El cronista Rolando Aniceto destaca en uno de sus libros que, gracias a estos artistas, «las imágenes capitolinas y capitalinas llegan hasta casi todos los rincones del planeta». Y, es cierto, a pesar del desprecio y la insensibilidad de algunos. Alberto Pagés Ortiz, otro de los decanos de un gremio donde se mezclan el arte y el negocio, me comenta:
 
«Embullamos a los foráneos que se acercan en castellano o con el inglés de la calle. El recuerdo, la nostalgia, creo yo, son las mejores recomendaciones. Algunos llegan acobardados pensando que nuestras postales se ponen amarillas y varias boberías más. En realidad, la imagen como tal puede durar diez o quince años según su conservación. Lo que sí es seguro es que nadie se va en blanco: si fallamos se vuelve a repetir el negativo hasta lograr lo óptimo. Nuestras cámaras, mediante la luz, captan las imágenes en el papel y nosotros lo que hacemos es revelarla.
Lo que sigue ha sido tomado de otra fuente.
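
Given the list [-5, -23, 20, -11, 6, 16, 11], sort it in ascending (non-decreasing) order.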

Trabajamos de nueve a siete de la noche y hay temporadas medio malas por la falta de afluencia de los amigos del exterior.
 

«Gracias a Dios, a ratos, nos movemos a la Divina Pastora, donde preparan almuerzos para los turistas, al hotel Habana Libre y a la embajada de Francia, donde hacemos la crónica de las delegaciones. En los ochenta pasábamos los tres meses de verano en la playa de Guanabo. Ahora no nos dejan; al parecer, los químicos contaminan la arena. La televisión nacional nos ha hecho varios reportajes y en 1987 protagonizamos el documental «Quietos… ¡Ya!»… del director Guillermo Torres… fue una gran experiencia».
 

En particular, creo que, más allá de consideraciones estéticas y tecnológicas, los viejos «minuteros» (sus cajones son de tiempo) le agregan al Capitolio Nacional una nota bohemia y llenan de evocaciones a los cubanos amantes de nuestra memoria histórica. Actualmente, a algunos de ellos se les puede ver en el Parque Central, donde languidece sin penas ni glorias. Sin embargo, muchos soñamos aún con una foto de la añoranza, con la escalinata al fondo, y la renovada sede del Parlamento cubano más altiva que nunca… ¡aunque los burlones nos pasen la cuenta!